Applying for Soc400 Fall 2020

Course Listing

Course Materials from Prior Years

What is Soc400?

Soc400 is the undergraduate course number associated with Soc500: Applied Social Science Statistics, the first course in Sociology's graduate statistics sequence.  In Fall 2020, we will be accepting a small number of undergraduate students into the course on an application-only basis.

Who Should Take This Class? 

This class is designed to take you on a deep dive into regression analysis and causal inference with a particular focus on performing and evaluating research in the social sciences.  Prior undergraduates taking the course have come from a huge range of departments (ORFE, Computer Science, WWS, Politics, Sociology, Psychology, History, Astrophysical Sciences etc.) and have gone on to apply their statistical skills in graduate school, policy analysis, and statistics jobs in industry.  As such the backgrounds of incoming students are quite varied.  

What Background is Required?

The most important prerequisite is a willingness to work hard on possibly unfamiliar material. Learning statistical methods is like learning a new language, and it will take time and dedication to master its vocabulary, its grammar, and its idioms. However like studying languages, statistics and programming yield to daily practice and consistent effort.  Because of the diverse backgrounds of students, we assume very little background knowledge and build things up from scratch (both mathematically and the R coding).  

Because we move quite quickly, even students with substantial background have found the class challenging and engaging.  What exactly about the class is challenging varies across students: for some it is the mathematical content for others it is the elements of research design.  Even if you have had a class on linear regression before, you will likely find a lot to learn here.  By rebuilding the foundations of linear regression from scratch, we help to ensure that everyone is on the same page and can more deeply appreciate the intricacies of these methods.

The most common path into the class has been students who have taken the Politics department undergraduate sequence POL 345 and POL 346.  This is a solid preparation, although students will likely experience a marked increase in difficulty in material and time required to complete problem sets.  Many students with this background have reported that they found the first two weeks a review, but that it ramped up quickly after that.

If you have a different background (which you are concerned is too low or too high), please apply anyway or reach out to me to talk.

How Much Work Is This?

Quite a lot. The class has more contact hours than a typical undergraduate class (3 hours of lecture and 2 hours of lab per week).  The primary evaluation is the weekly problem sets.  Based on self-reports, these seem to take students 8-10 hours per week.  I recommend reading the course evaluations (available at the course listing above) to get a sense of how previous generations of students have felt about this.
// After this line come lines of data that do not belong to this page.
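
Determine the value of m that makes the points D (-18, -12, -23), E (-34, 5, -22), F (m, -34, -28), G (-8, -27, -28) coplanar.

Normal to plane DEG: n = (-70, -70, 70); plane equation n·P = 490.
Requiring n·F = 490: (-70)m + (420) = 490.
So m = -1.

-1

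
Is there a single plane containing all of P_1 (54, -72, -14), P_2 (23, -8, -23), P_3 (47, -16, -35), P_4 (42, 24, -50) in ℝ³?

The four points are coplanar iff the 3×3 determinant with rows P_1P_2, P_1P_3, P_1P_4 is zero.
Rows: (-31, 64, -9), (-7, 56, -21), (-12, 96, -36).
Expanding along the first row: (-31)(0) − (64)(0) + (-9)(0) = 0.
Zero determinant ⇒ coplanar.

Yes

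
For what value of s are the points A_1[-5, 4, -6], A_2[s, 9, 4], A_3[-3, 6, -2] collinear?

0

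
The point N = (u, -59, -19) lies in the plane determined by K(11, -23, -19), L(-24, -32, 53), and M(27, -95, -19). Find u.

A normal to the plane is n = KL × KM = (5184, 1152, 2664).
N lies in the plane iff n · KN = 0.
This gives (5184)u + (-98496) = 0, so u = 19.

19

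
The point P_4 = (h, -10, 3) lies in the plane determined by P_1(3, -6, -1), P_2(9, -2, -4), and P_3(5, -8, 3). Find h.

-1

The plane through P_1, P_2, P_3 has equation 10x − 30y − 20z = 230.
Substituting P_4: (10)h + (240) = 230, so h = -1.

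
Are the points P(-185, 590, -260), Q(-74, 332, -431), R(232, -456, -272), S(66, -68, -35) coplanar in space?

The four points are coplanar iff the 3×3 determinant with rows PQ, PR, PS is zero.
Rows: (111, -258, -171), (417, -1046, -12), (251, -658, 225).
Expanding along the first row: (111)(-243246) − (-258)(96837) + (-171)(-11840) = 8280.
Nonzero ⇒ not coplanar.

No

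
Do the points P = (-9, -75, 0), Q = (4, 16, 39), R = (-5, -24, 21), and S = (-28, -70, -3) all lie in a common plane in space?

With P as base: PQ = (13, 91, 39), PR = (4, 51, 21), PS = (-19, 5, -3).
PR × PS = (-258, -387, 989).
PQ · (PR × PS) = 0.
The scalar triple product vanishes, so the four points are coplanar.

Yes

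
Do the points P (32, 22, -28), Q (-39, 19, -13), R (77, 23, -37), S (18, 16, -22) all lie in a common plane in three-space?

The four points are coplanar iff the 3×3 determinant with rows PQ, PR, PS is zero.
Rows: (-71, -3, 15), (45, 1, -9), (-14, -6, 6).
Expanding along the first row: (-71)(-48) − (-3)(144) + (15)(-256) = 0.
Zero determinant ⇒ coplanar.

Yes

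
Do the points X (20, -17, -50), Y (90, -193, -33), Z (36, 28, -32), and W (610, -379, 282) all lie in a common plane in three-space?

The four points are coplanar iff the 3×3 determinant with rows XY, XZ, XW is zero.
Rows: (70, -176, 17), (16, 45, 18), (590, -362, 332).
Expanding along the first row: (70)(21456) − (-176)(-5308) + (17)(-32342) = 17898.
Nonzero ⇒ not coplanar.

No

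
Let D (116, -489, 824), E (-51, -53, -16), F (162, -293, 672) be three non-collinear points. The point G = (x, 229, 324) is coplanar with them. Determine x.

315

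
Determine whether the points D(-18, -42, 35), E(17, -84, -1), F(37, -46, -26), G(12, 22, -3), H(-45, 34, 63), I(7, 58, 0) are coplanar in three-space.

The plane through D, E, F has normal n = DE × DF = (2418, 155, 2170) and equation n·P = 25916.
Checking the remaining points: n·G = 25916, n·H = 33170, n·I = 25916.
Since n·H = 33170 ≠ 25916, H is off the plane and the points are not all coplanar.

No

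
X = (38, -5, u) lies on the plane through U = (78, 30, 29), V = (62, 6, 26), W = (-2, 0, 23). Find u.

24

Coplanarity requires UV · (UW × UX) = 0.
UV = (-16, -24, -3), UW = (-80, -30, -6); the triple product is linear in u with coefficient -1440 and constant term 34560.
Setting it to zero: u = 24.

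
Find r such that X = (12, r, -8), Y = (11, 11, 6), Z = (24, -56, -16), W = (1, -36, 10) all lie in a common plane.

The points are coplanar iff XY · (XZ × XW) = 0.
Expanding, this is linear in r: (-168)r + (-14784) = 0.
So r = -88.

-88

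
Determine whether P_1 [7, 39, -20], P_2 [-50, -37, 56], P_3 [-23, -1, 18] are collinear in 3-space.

P_1P_2 = (-57, -76, 76), P_1P_3 = (-30, -40, 38).
Comparing components 2 and 3: (-76)(38) − (76)(-40) = 152 ≠ 0, so P_1P_2 and P_1P_3 are not parallel and the points are not collinear.

No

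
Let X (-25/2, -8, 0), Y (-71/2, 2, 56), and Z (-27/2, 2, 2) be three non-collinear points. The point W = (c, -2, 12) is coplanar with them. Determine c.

-35/2

The plane through X, Y, Z has equation −540x − 10y − 220z = 6830.
Substituting W: (-540)c + (-2620) = 6830, so c = -35/2.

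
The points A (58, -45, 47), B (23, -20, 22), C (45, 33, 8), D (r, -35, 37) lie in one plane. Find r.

44

The points are coplanar iff AB · (AC × AD) = 0.
Expanding, this is linear in r: (975)r + (-42900) = 0.
So r = 44.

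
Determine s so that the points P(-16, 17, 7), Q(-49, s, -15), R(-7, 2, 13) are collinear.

72

Direction PR = (9, -15, 6). From the x-coordinate of Q, the parameter along the line is τ = (-49 − (-16))/9 = -11/3.
Then s = 17 + (-11/3)·(-15) = 72.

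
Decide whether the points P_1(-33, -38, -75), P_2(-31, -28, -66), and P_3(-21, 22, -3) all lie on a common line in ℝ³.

No

P_1P_2 = (2, 10, 9), P_1P_3 = (12, 60, 72).
Comparing components 2 and 3: (10)(72) − (9)(60) = 180 ≠ 0, so P_1P_2 and P_1P_3 are not parallel and the points are not collinear.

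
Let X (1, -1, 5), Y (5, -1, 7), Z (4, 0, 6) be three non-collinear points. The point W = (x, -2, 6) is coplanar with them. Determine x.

2

Coplanarity requires XY · (XZ × XW) = 0.
XY = (4, 0, 2), XZ = (3, 1, 1); the triple product is linear in x with coefficient -2 and constant term 4.
Setting it to zero: x = 2.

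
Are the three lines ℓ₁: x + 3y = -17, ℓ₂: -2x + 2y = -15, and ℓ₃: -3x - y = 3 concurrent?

No

Intersecting ℓ₁ and ℓ₂: solving the 2×2 system gives (x, y) = (11/8, -49/8).
Substitute into ℓ₃: (-3)(11/8) + (-1)(-49/8) = 2.
But ℓ₃ requires 3 ≠ 2, so the three lines have no common point.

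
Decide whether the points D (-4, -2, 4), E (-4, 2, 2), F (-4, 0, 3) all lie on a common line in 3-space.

DE = (0, 4, -2), DF = (0, 2, -1).
DE × DF = (0, 0, 0).
The cross product vanishes, so the three points are collinear.

Yes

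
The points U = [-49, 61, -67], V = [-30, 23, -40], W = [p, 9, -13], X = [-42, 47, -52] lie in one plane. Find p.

-23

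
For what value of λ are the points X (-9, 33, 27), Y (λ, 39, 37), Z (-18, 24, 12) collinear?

-3

Collinearity requires XY × XZ = 0; each component is linear in λ.
The y-component gives (15)λ + (45) = 0, so λ = -3.
The remaining components then also vanish.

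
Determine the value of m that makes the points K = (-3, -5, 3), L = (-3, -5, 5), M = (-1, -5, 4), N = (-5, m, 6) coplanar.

-5

Normal to plane KLM: n = (0, 4, 0); plane equation n·P = -20.
Requiring n·N = -20: (4)m + (0) = -20.
So m = -5.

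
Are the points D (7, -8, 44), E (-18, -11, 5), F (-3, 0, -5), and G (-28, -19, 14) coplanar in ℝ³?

The four points are coplanar iff the 3×3 determinant with rows DE, DF, DG is zero.
Rows: (-25, -3, -39), (-10, 8, -49), (-35, -11, -30).
Expanding along the first row: (-25)(-779) − (-3)(-1415) + (-39)(390) = 20.
Nonzero ⇒ not coplanar.

No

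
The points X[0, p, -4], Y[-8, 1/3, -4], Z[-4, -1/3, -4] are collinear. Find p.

Collinearity requires XY × XZ = 0; each component is linear in p.
The z-component gives (4)p + (4) = 0, so p = -1.
The remaining components then also vanish.

-1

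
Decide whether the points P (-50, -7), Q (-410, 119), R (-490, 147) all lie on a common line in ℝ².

Yes

PQ = (-360, 126), PR = (-440, 154).
Checking proportionality: PR = 11/9·PQ, so the vectors are parallel and the points are collinear.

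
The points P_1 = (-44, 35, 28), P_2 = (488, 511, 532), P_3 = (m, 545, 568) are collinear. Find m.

526

Collinearity requires P_1P_2 × P_1P_3 = 0; each component is linear in m.
The y-component gives (504)m + (-265104) = 0, so m = 526.
The remaining components then also vanish.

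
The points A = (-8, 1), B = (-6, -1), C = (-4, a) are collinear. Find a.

The three points are collinear iff det[AB; AC] = 0.
This determinant is linear in a: (2)a + (6) = 0, so a = -3.

-3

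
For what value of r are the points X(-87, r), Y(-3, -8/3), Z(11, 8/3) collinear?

-104/3

Collinearity: (X − Y) must be parallel to (Z − Y) = (14, 16/3).
Cross-multiplying the components: (r − (-8/3))·(14) = (-84)·(16/3).
Solving gives r = -104/3.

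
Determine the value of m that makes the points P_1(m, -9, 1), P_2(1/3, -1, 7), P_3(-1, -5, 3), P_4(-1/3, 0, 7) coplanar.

-1/3

The points are coplanar iff P_1P_2 · (P_1P_3 × P_1P_4) = 0.
Expanding, this is linear in m: (-4)m + (-4/3) = 0.
So m = -1/3.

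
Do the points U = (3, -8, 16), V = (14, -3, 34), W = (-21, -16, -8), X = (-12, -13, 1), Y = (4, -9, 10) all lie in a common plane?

The plane through U, V, W has normal n = UV × UW = (24, -168, 32) and equation n·P = 1928.
Checking the remaining points: n·X = 1928, n·Y = 1928.
All equal 1928, so all 5 points lie in one plane.

Yes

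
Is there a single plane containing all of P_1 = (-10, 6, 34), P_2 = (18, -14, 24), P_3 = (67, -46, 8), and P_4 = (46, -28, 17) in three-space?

The four points are coplanar iff the 3×3 determinant with rows P_1P_2, P_1P_3, P_1P_4 is zero.
Rows: (28, -20, -10), (77, -52, -26), (56, -34, -17).
Expanding along the first row: (28)(0) − (-20)(147) + (-10)(294) = 0.
Zero determinant ⇒ coplanar.

Yes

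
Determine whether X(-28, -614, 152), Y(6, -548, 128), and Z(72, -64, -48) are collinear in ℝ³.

XY = (34, 66, -24), XZ = (100, 550, -200).
Comparing components 3 and 1: (-24)(100) − (34)(-200) = 4400 ≠ 0, so XY and XZ are not parallel and the points are not collinear.

No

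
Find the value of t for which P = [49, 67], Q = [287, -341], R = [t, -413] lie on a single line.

329

Collinearity: (R − P) must be parallel to (Q − P) = (238, -408).
Cross-multiplying the components: (t − 49)·(-408) = (-480)·(238).
Solving gives t = 329.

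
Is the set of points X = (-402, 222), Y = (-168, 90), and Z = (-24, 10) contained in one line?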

Can I Use This to Satisfy Requirement X?

You may want to check with your program coordinator.  The course is listed as an elective for the SML undergraduate certificate.

How Do I Apply?

Please send the following to my assistant, Lance Gilmore (lance.gilmore at 
1) an updated resume/CV
2) a statement about why you want to take the course (no more than two pages)
3) an unofficial course transcript. 
I will begin review of the applications no later than April 20th and will make decisions on a rolling basis.

How Will I Choose?

I will select students on the basis of: 1) likelihood to benefit from taking the course 2) likelihood to contribute to the educational experience of other people taking the course 3) potential to increase the diversity (broadly construed) of the course and the community of researchers in this area.